Mérida, Yucatán a jueves 9 de abril del 2026. — En un enérgico posicionamiento que sacudió la tribuna legislativa, el diputado local Roger Torres denunció que la reciente propuesta de reforma electoral no representa un cambio estructural para México, sino un «ajuste administrativo» cargado de riesgos políticos y omisiones deliberadas que ponen en jaque la autonomía del país.
El «objetivo perdido»: La revocación de mandato
Para Torres, la discusión actual es un simulacro. Señaló que se dejó fuera el corazón de lo que originalmente se buscaba: la revocación de mandato.
“El objetivo central era meter al Poder Ejecutivo a la boleta, una acción que ni sus propios aliados permitieron. Al fallar en esto, quedamos ante un conjunto de modificaciones que, bajo el discurso de austeridad, terminan debilitando la democracia mexicana”, afirmó el legislador.
Una «omisión grave» ante el crimen organizado

Uno de los puntos más críticos señalados por el diputado fue la desconexión entre la realidad nacional y el dictamen aprobado.
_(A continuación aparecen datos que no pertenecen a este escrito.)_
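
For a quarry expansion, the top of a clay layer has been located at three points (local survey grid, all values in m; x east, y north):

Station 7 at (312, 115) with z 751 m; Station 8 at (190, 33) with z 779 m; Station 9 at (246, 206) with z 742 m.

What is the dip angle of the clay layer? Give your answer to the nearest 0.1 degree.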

En medio de lo que calificó como la elección más violenta de la historia reciente, Torres lamentó que la reforma ignore los peligros reales que enfrentan los candidatos.
- Sin protección: No hay mecanismos para proteger a las y los candidatos.
- Temas evadidos: Se ignoró deliberadamente el financiamiento ilícito, la coacción del voto y el control territorial por parte de grupos delictivos.
- Veredicto: “Esto no es un descuido, es una omisión grave. Se enfocan en lo superficial mientras el crimen organizado interviene en los procesos”.
Menos democracia, más control centralista
Roger Torres desmenuzó el contenido técnico de la reforma, criticando que el debate se haya degradado a una cuestión de “cuántos regidores debe haber” en lugar de cómo garantizar el voto libre. Al eliminar mínimos de regidurías y fijar topes de integración municipal, el diputado advierte una invasión directa a la soberanía de los estados.
“Se invade la esfera de decisión local y se reduce la autonomía municipal. No es austeridad, es una concentración de poder que simula ahorros sin sustento técnico alguno”, subrayó.
Instituciones bajo asedio
El legislador advirtió que reducir las capacidades de las instituciones electorales no se traduce en ahorro, sino en una pérdida de certeza. Denunció que la aprobación se dio mediante una “mayoría mecánica”, sin diálogo con la oposición ni construcción de acuerdos, lo que calificó como un sello de autoritarismo.
Conclusión: Una Reforma Regresiva
Al cierre de su intervención, Torres fue tajante al definir el panorama que enfrenta el sistema electoral mexicano:
- No se combate al crimen.
- No se fortalece la democracia.
- Se debilita el federalismo.
“Hoy pretenden convencernos de que el problema es cuánto cuesta la elección. Pero en México el verdadero problema es quién la controla y esta reforma no lo resuelve, lo agrava”, concluyó el diputado, calificando el dictamen final no como una reforma electoral, sino como una reforma regresiva.